Re: How many different unit fractions are lessorequal than all unit fractions?

On 09.10.2024 14:38, joes wrote:

Am Wed, 09 Oct 2024 10:11:20 +0200 schrieb WM:

An end segment E is infinite because each natural number has a
successor,
so no element of E is max.E so not all nonempty subsets are two.ended
so E is not finite.

Therefore every infinite endsegment has infinitely many elements with
each predecessor in common. This is valid for all infinite endsegments.

With each, but not with all at once (cf. quantifier shift).

With all infinite endsegments at once! Inclusion monotony. If you can't understand try to find a counterexample.

 

There are no other end segments, none are finite.

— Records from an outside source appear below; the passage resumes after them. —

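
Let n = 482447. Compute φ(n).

403440

Factor 482447: 482447 = 7 · 41^3.
φ(7) = 7 − 1 = 6.
φ(41^3) = 41^2·(41−1) = 1681·40 = 67240.
Multiply: 6 · 67240 = 403440.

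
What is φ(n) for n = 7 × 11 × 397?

23760

φ(30569) = 30569 · (1 − 1/7) · (1 − 1/11) · (1 − 1/397)
       = 30569 · 23760/30569 = 23760.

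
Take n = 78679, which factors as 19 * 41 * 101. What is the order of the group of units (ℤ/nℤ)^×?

φ(19) = 19 − 1 = 18.
φ(41) = 41 − 1 = 40.
φ(101) = 101 − 1 = 100.
Since φ is multiplicative, φ(78679) = 18 · 40 · 100 = 72000.

72000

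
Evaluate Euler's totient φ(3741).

2352

Prime factorization: 3741 = 3 × 29 × 43.
φ(3741) = 3741 · (1 − 1/3) · (1 − 1/29) · (1 − 1/43)
       = 3741 · 2352/3741 = 2352.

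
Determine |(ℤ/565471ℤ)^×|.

First factor: 565471 = 17 * 29 * 31 * 37.
φ(17) = 17 − 1 = 16.
φ(29) = 29 − 1 = 28.
φ(31) = 31 − 1 = 30.
φ(37) = 37 − 1 = 36.
Multiply: 16 · 28 · 30 · 36 = 483840.

483840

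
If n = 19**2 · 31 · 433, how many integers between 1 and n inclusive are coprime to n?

φ(4845703) = 4845703 · (1 − 1/19) · (1 − 1/31) · (1 − 1/433)
       = 4845703 · 233280/255037 = 4432320.

4432320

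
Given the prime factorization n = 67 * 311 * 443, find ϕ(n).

9043320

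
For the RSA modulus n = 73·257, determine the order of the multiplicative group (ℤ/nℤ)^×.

φ(18761) = 18761 · (1 − 1/73) · (1 − 1/257)
       = 18761 · 18432/18761 = 18432.

18432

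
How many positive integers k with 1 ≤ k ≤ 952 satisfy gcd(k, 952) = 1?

384

Prime factorization: 952 = 2^3 · 7 · 17.
φ(2^3) = 2^3 − 2^2 = 8 − 4 = 4.
φ(7) = 7 − 1 = 6.
φ(17) = 17 − 1 = 16.
φ(952) = 4 × 6 × 16 = 384.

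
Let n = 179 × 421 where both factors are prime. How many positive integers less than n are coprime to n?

74760

φ(pq) = (p−1)(q−1) = 178 · 420 = 74760.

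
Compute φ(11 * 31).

φ(341) = 341 · (1 − 1/11) · (1 − 1/31)
       = 341 · 300/341 = 300.

300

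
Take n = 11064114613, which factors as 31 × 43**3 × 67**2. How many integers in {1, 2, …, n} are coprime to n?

φ(11064114613) = 11064114613 · (1 − 1/31) · (1 − 1/43) · (1 − 1/67)
       = 11064114613 · 83160/89311 = 10302110280.

10302110280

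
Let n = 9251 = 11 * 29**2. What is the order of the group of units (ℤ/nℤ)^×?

8120

φ(11) = 11 − 1 = 10.
φ(29^2) = 29^1·(29−1) = 29·28 = 812.
Since φ is multiplicative, φ(9251) = 10 · 812 = 8120.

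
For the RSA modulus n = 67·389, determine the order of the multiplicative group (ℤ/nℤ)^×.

φ(n) = (p − 1)(q − 1) = (67−1)(389−1) = 66·388 = 25608.

25608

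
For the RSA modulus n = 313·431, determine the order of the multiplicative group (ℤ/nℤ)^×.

φ(n) = (p − 1)(q − 1) = (313−1)(431−1) = 312·430 = 134160.

134160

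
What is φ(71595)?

36288

71595 = 3^2 * 5 * 37 * 43.
φ(3^2) = 3^2 − 3^1 = 9 − 3 = 6.
φ(5) = 5 − 1 = 4.
φ(37) = 37 − 1 = 36.
φ(43) = 43 − 1 = 42.
Since φ is multiplicative, φ(71595) = 6 · 4 · 36 · 42 = 36288.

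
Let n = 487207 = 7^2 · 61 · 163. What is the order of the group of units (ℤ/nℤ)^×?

408240

φ(487207) = 487207 · (1 − 1/7) · (1 − 1/61) · (1 − 1/163)
       = 487207 · 58320/69601 = 408240.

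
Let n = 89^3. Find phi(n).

φ(704969) = 704969 · (1 − 1/89)
       = 704969 · 88/89 = 697048.

697048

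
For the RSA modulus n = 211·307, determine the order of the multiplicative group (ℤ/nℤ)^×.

64260

φ(pq) = (p−1)(q−1) = 210 · 306 = 64260.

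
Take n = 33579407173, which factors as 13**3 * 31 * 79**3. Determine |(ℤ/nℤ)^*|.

φ(33579407173) = 33579407173 · (1 − 1/13) · (1 − 1/31) · (1 − 1/79)
       = 33579407173 · 28080/31837 = 29616790320.

29616790320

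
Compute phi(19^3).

φ(19^3) = 19^2·(19−1) = 361·18 = 6498.

6498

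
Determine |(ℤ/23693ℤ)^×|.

Prime factorization: 23693 = 19 × 29 × 43.
φ(19) = 19 − 1 = 18.
φ(29) = 29 − 1 = 28.
φ(43) = 43 − 1 = 42.
φ(23693) = 18 × 28 × 42 = 21168.

21168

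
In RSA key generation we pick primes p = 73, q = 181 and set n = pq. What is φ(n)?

φ(pq) = (p−1)(q−1) = 72 · 180 = 12960.

12960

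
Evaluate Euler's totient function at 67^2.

4422

φ(4489) = 4489 · (1 − 1/67)
       = 4489 · 66/67 = 4422.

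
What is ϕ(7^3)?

294

φ(343) = 343 · (1 − 1/7)
       = 343 · 6/7 = 294.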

They all have an infinite intersection.

Intersection with what?
 

Consider end segment E(k+1)
k+1 is in E(k+1)
Is k+1 in each end segment? Is k+1 in E(k+2)?
Is E(k+1) the set of natural numbers in each end.segment?

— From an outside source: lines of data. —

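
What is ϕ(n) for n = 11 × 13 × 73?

8640

φ(10439) = 10439 · (1 − 1/11) · (1 − 1/13) · (1 − 1/73)
       = 10439 · 8640/10439 = 8640.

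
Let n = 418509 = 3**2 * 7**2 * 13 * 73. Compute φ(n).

217728

φ(418509) = 418509 · (1 − 1/3) · (1 − 1/7) · (1 − 1/13) · (1 − 1/73)
       = 418509 · 10368/19929 = 217728.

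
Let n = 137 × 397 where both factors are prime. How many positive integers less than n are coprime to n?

53856

φ(54389) = 54389 · (1 − 1/137) · (1 − 1/397)
       = 54389 · 53856/54389 = 53856.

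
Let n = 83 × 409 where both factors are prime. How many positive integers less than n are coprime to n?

33456

For distinct primes, φ(pq) = (p−1)(q−1) = 82 × 408 = 33456.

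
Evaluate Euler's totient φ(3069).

1800

Factor 3069: 3069 = 3^2 · 11 · 31.
φ(3069) = 3069 · (1 − 1/3) · (1 − 1/11) · (1 − 1/31)
       = 3069 · 600/1023 = 1800.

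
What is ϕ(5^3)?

100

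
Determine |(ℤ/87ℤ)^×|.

Factor 87: 87 = 3 × 29.
φ(87) = 87 · (1 − 1/3) · (1 − 1/29)
       = 87 · 56/87 = 56.

56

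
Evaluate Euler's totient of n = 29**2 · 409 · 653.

φ(224611757) = 224611757 · (1 − 1/29) · (1 − 1/409) · (1 − 1/653)
       = 224611757 · 7448448/7745233 = 216004992.

216004992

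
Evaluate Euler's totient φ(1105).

768

Factor 1105: 1105 = 5 · 13 · 17.
φ(1105) = 1105 · (1 − 1/5) · (1 − 1/13) · (1 − 1/17)
       = 1105 · 768/1105 = 768.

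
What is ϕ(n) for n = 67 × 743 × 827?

40450872

φ(67) = 67 − 1 = 66.
φ(743) = 743 − 1 = 742.
φ(827) = 827 − 1 = 826.
Since φ is multiplicative, φ(41168887) = 66 · 742 · 826 = 40450872.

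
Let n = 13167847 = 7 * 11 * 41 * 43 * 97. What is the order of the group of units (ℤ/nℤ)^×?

φ(7) = 7 − 1 = 6.
φ(11) = 11 − 1 = 10.
φ(41) = 41 − 1 = 40.
φ(43) = 43 − 1 = 42.
φ(97) = 97 − 1 = 96.
φ(13167847) = 6 × 10 × 40 × 42 × 96 = 9676800.

9676800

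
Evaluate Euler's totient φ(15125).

11000

First factor: 15125 = 5^3 · 11^2.
φ(15125) = 15125 · (1 − 1/5) · (1 − 1/11)
       = 15125 · 40/55 = 11000.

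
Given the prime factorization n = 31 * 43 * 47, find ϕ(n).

57960

φ(31) = 31 − 1 = 30.
φ(43) = 43 − 1 = 42.
φ(47) = 47 − 1 = 46.
Multiply: 30 · 42 · 46 = 57960.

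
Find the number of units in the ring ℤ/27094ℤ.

Factor 27094: 27094 = 2 · 19 · 23 · 31.
φ(27094) = 27094 · (1 − 1/2) · (1 − 1/19) · (1 − 1/23) · (1 − 1/31)
       = 27094 · 11880/27094 = 11880.

11880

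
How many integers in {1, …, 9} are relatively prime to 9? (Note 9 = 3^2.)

6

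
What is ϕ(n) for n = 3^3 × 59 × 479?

499032

φ(763047) = 763047 · (1 − 1/3) · (1 − 1/59) · (1 − 1/479)
       = 763047 · 55448/84783 = 499032.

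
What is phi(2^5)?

16

φ(2^5) = 2^4·(2−1) = 16·1 = 16.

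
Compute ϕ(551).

504

551 = 19 · 29.
φ(19) = 19 − 1 = 18.
φ(29) = 29 − 1 = 28.
φ(551) = 18 × 28 = 504.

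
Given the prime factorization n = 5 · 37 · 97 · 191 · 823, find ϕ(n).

2159032320

φ(5) = 5 − 1 = 4.
φ(37) = 37 − 1 = 36.
φ(97) = 97 − 1 = 96.
φ(191) = 191 − 1 = 190.
φ(823) = 823 − 1 = 822.
Since φ is multiplicative, φ(2820828385) = 4 · 36 · 96 · 190 · 822 = 2159032320.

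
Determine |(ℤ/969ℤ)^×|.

Prime factorization: 969 = 3 × 17 × 19.
φ(969) = 969 · (1 − 1/3) · (1 − 1/17) · (1 − 1/19)
       = 969 · 576/969 = 576.

576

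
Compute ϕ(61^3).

223260

φ(226981) = 226981 · (1 − 1/61)
       = 226981 · 60/61 = 223260.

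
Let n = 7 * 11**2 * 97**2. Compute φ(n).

6145920

φ(7969423) = 7969423 · (1 − 1/7) · (1 − 1/11) · (1 − 1/97)
       = 7969423 · 5760/7469 = 6145920.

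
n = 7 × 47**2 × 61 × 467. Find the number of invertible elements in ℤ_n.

362697120

φ(7) = 7 − 1 = 6.
φ(47^2) = 47^2 − 47^1 = 2209 − 47 = 2162.
φ(61) = 61 − 1 = 60.
φ(467) = 467 − 1 = 466.
Multiply: 6 · 2162 · 60 · 466 = 362697120.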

No, but by definition there are infinitely many numbers. They are dark.

 

Why else should they be infinite?

Because each natural number is followed by a natural number,

not only one but infinitely many

 

because 'infinite' DOES NOT mean 'very large'.

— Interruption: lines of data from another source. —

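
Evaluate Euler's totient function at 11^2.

φ(11^2) = 11^1·(11−1) = 11·10 = 110.

110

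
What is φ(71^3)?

φ(357911) = 357911 · (1 − 1/71)
       = 357911 · 70/71 = 352870.

352870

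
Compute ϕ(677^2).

457652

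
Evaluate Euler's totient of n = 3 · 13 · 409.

9792

φ(15951) = 15951 · (1 − 1/3) · (1 − 1/13) · (1 − 1/409)
       = 15951 · 9792/15951 = 9792.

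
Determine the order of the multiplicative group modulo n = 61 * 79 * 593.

2770560

φ(2857667) = 2857667 · (1 − 1/61) · (1 − 1/79) · (1 − 1/593)
       = 2857667 · 2770560/2857667 = 2770560.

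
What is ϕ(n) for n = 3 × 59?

φ(3) = 3 − 1 = 2.
φ(59) = 59 − 1 = 58.
Since φ is multiplicative, φ(177) = 2 · 58 = 116.

116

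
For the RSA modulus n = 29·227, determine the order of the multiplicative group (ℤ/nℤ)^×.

φ(pq) = (p−1)(q−1) = 28 · 226 = 6328.

6328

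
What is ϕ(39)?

24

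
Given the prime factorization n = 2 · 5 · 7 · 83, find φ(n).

1968

φ(5810) = 5810 · (1 − 1/2) · (1 − 1/5) · (1 − 1/7) · (1 − 1/83)
       = 5810 · 1968/5810 = 1968.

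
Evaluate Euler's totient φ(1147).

1080

1147 = 31 * 37.
φ(31) = 31 − 1 = 30.
φ(37) = 37 − 1 = 36.
φ(1147) = 30 × 36 = 1080.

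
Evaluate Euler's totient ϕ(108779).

92400

First factor: 108779 = 11**2 × 29 × 31.
φ(108779) = 108779 · (1 − 1/11) · (1 − 1/29) · (1 − 1/31)
       = 108779 · 8400/9889 = 92400.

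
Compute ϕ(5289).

3360

5289 = 3 * 41 * 43.
φ(5289) = 5289 · (1 − 1/3) · (1 − 1/41) · (1 − 1/43)
       = 5289 · 3360/5289 = 3360.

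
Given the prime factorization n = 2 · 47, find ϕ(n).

φ(2) = 2 − 1 = 1.
φ(47) = 47 − 1 = 46.
Since φ is multiplicative, φ(94) = 1 · 46 = 46.

46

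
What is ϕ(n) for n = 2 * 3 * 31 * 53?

3120

φ(9858) = 9858 · (1 − 1/2) · (1 − 1/3) · (1 − 1/31) · (1 − 1/53)
       = 9858 · 3120/9858 = 3120.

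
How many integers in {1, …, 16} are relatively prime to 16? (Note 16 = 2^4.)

8

φ(2^4) = 2^4 − 2^3 = 16 − 8 = 8.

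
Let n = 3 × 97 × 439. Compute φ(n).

84096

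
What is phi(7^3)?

φ(343) = 343 · (1 − 1/7)
       = 343 · 6/7 = 294.

294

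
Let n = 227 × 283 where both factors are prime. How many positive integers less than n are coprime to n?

φ(pq) = (p−1)(q−1) = 226 · 282 = 63732.

63732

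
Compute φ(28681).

Factor 28681: 28681 = 23 * 29 * 43.
φ(23) = 23 − 1 = 22.
φ(29) = 29 − 1 = 28.
φ(43) = 43 − 1 = 42.
Since φ is multiplicative, φ(28681) = 22 · 28 · 42 = 25872.

25872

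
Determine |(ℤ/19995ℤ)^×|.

10080

Factor 19995: 19995 = 3 × 5 × 31 × 43.
φ(19995) = 19995 · (1 − 1/3) · (1 − 1/5) · (1 − 1/31) · (1 − 1/43)
       = 19995 · 10080/19995 = 10080.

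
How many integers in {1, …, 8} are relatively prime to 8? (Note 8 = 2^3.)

4

φ(2^3) = 2^2·(2−1) = 4·1 = 4.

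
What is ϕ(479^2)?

228962

φ(479^2) = 479^1·(479−1) = 479·478 = 228962.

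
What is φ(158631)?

158631 = 3 · 11^2 · 19 · 23.
φ(3) = 3 − 1 = 2.
φ(11^2) = 11^1·(11−1) = 11·10 = 110.
φ(19) = 19 − 1 = 18.
φ(23) = 23 − 1 = 22.
Since φ is multiplicative, φ(158631) = 2 · 110 · 18 · 22 = 87120.

87120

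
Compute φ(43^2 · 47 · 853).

70780752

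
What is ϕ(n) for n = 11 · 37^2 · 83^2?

φ(11) = 11 − 1 = 10.
φ(37^2) = 37^1·(37−1) = 37·36 = 1332.
φ(83^2) = 83^2 − 83^1 = 6889 − 83 = 6806.
Since φ is multiplicative, φ(103741451) = 10 · 1332 · 6806 = 90655920.

90655920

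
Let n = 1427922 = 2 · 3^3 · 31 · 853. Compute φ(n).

460080

φ(2) = 2 − 1 = 1.
φ(3^3) = 3^3 − 3^2 = 27 − 9 = 18.
φ(31) = 31 − 1 = 30.
φ(853) = 853 − 1 = 852.
Multiply: 1 · 18 · 30 · 852 = 460080.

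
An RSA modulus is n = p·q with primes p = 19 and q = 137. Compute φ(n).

2448

φ(pq) = (p−1)(q−1) = 18 · 136 = 2448.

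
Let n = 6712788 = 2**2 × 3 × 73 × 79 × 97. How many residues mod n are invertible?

φ(2^2) = 2^2 − 2^1 = 4 − 2 = 2.
φ(3) = 3 − 1 = 2.
φ(73) = 73 − 1 = 72.
φ(79) = 79 − 1 = 78.
φ(97) = 97 − 1 = 96.
Since φ is multiplicative, φ(6712788) = 2 · 2 · 72 · 78 · 96 = 2156544.

2156544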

Theorem: If every endsegment has infinitely many numbers, then
infinitely many numbers are in all endsegments.

Invalid quantifier shift.

Valid quantifier shift.

 

Proof: If not, then there would be at least one endsegment with less
numbers.

No. Why do you think that?

The shrinking endsegments have all their elements in common with all their predecessors. As long as all are infinite, then all have an infinite set in common.
Regards, WM